IMF approves record $15.6 billion loan to Ukraine – Bloomberg

International Monetary Fund approved providing Ukraine with a record $15.6 billion loan. The IMF Board has already signed this aid package for our country.

This was reported by Bloomberg on Friday, March 31, citing an informed source. It is noted that in this way the IMF finally approved the first ever institution loan to a country that is at war.

The IMF Executive Board today approved a $15.6 billion four-year financing package for Ukraine. He should help Kyiv cover urgent financial needs against the background of the war with the Russian Federation. This loan is the largest for our country since the beginning of the full-scale war of the Russian Federation in February 2022.

A group of Ukraine’s creditors backed an unprecedented agreement requiring the IMF to change its lending rules, with assurances that they would extend the moratorium on debt repayments for the duration of the program.

The creditors in this case are Canada, France, Germany, Japan, the United Kingdom and the United States. They called on other creditors to help restore solvency to Ukraine, whose economy has shrunk by about a third since Russia’s invasion last year.

The news was commented by Prime Minister of Ukraine Denys Shmihal Twitter. “This will help finance the budget deficit and maintain macro-financial stability. An important decision for victory and renewal,” he wrote.


IMF approves record $15.6 billion loan to Ukraine - Bloomberg

It is known that Ukraine’s financing program will consist of two stages. During the first, which will last 12-18 months, Kyiv will take measures to strengthen fiscal, external, price and financial stability, including the abolition of monetary financing.

During the second phase, Ukraine will move towards broader reforms to enhance macroeconomic stability and support the country’s recovery and reconstruction. In particular, this is also necessary within the framework of our country’s aspiration to join the European Union. During this period, Ukraine is expected to return to pre-war policy fundamentals, including a flexible exchange rate and an inflation-targeting regime, according to the IMF.

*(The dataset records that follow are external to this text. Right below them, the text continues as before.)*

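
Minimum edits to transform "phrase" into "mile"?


Word 1: "phrase" (length 6)
Word 2: "mile" (length 4)
One optimal edit sequence (insert/delete/substitute each cost 1):
  1. delete 'p'  (+1)
  2. delete 'h'  (+1)
  3. substitute 'r' -> 'm'  (+1)
  4. substitute 'a' -> 'i'  (+1)
  5. substitute 's' -> 'l'  (+1)
  6. keep 'e'
Total edit operations: 5
Edit distance = 5


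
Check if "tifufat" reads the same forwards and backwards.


Word: "tifufat"
Reversed: "tafufit"
Forward == Backward? tifufat != tafufit
Palindrome = No


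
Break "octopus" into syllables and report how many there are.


Word: "octopus"
Syllable breakdown: oc | to | pus
Counting: 3 parts
= 3 syllables


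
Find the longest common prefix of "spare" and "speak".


Word 1: "spare"
Word 2: "speak"
Comparing from start:
  Pos 0: 's' == 's'
  Pos 1: 'p' == 'p'
  Pos 2: 'a' != 'e' (stop)
LCP = "sp" (length 2)


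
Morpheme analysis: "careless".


Word: "careless"
Morphemes: care + -less
Each morpheme carries meaning
= 2 morphemes


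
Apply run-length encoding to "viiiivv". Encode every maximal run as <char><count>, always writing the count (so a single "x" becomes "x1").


String: "viiiivv"
Scanning for consecutive runs:
  'v' x 1
  'i' x 4
  'v' x 2
RLE = "v1i4v2"


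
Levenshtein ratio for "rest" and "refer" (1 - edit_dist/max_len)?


Word 1: "rest" (length 4)
Word 2: "refer" (length 5)
One optimal edit sequence:
  1. keep 'r'
  2. keep 'e'
  3. insert 'f'  (+1)
  4. substitute 's' -> 'e'  (+1)
  5. substitute 't' -> 'r'  (+1)
Edit distance = 3
Max length = max(4, 5) = 5
Similarity = 1 - 3/5
= 0.4000


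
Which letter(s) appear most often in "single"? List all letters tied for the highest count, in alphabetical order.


Word: "single"
Letter counts:
  'e': 1
  'g': 1
  'i': 1
  'l': 1
  'n': 1
  's': 1
Maximum count = 1
Most frequent = 'e', 'g', 'i', 'l', 'n', 's' (1 time each)


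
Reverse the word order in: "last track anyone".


Original: "last track anyone"
Words (1..n): last | track | anyone
Reversed (n..1): anyone | track | last
Result = "anyone track last"


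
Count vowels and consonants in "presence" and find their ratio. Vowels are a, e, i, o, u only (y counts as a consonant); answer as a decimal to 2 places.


Word: "presence"
Vowels (a,e,i,o,u): 3
Consonants: 5
Ratio = 3/5
= 0.60


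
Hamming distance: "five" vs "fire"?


Comparing character by character (same length = 4):
  Pos 0: 'f' vs 'f' =
  Pos 1: 'i' vs 'i' =
  Pos 2: 'v' vs 'r' !=
  Pos 3: 'e' vs 'e' =
Hamming distance = 1


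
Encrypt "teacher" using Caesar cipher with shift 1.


Word: "teacher"
Shift: 1
Each letter → (letter + shift) mod 26:
  't' (19) + 1 = 20 → 'u'
  'e' (4) + 1 = 5 → 'f'
  'a' (0) + 1 = 1 → 'b'
  'c' (2) + 1 = 3 → 'd'
  'h' (7) + 1 = 8 → 'i'
  'e' (4) + 1 = 5 → 'f'
  'r' (17) + 1 = 18 → 's'
Result = "ufbdifs"


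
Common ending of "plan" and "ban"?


Word 1: "plan"
Word 2: "ban"
Comparing from end:
  Pos -1: 'n' == 'n'
  Pos -2: 'a' == 'a'
  Pos -3: 'l' != 'b' (stop)
LCS = "an" (length 2)


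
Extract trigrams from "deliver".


Word: "deliver" (length 7)
Number of trigrams = 7 - 3 + 1 = 5
  Position 0: "del"
  Position 1: "eli"
  Position 2: "liv"
  Position 3: "ive"
  Position 4: "ver"
Trigrams = "del", "eli", "liv", "ive", "ver"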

IMF staff forecasts for the Ukrainian economy this year range from a contraction of 3% to growth of 1% after a 30% decline in 2022.

As GLOBAL HAPPENINGS reported earlier, the new program should make it possible to overcome Ukraine’s massive budget deficit. In 2023, you can count on 4-5 billion dollars.

It was also reported that Ukraine, within the framework of the new program, should abandon the use of the “printing press”, and at the second stage – abandon the fixed dollar exchange rate.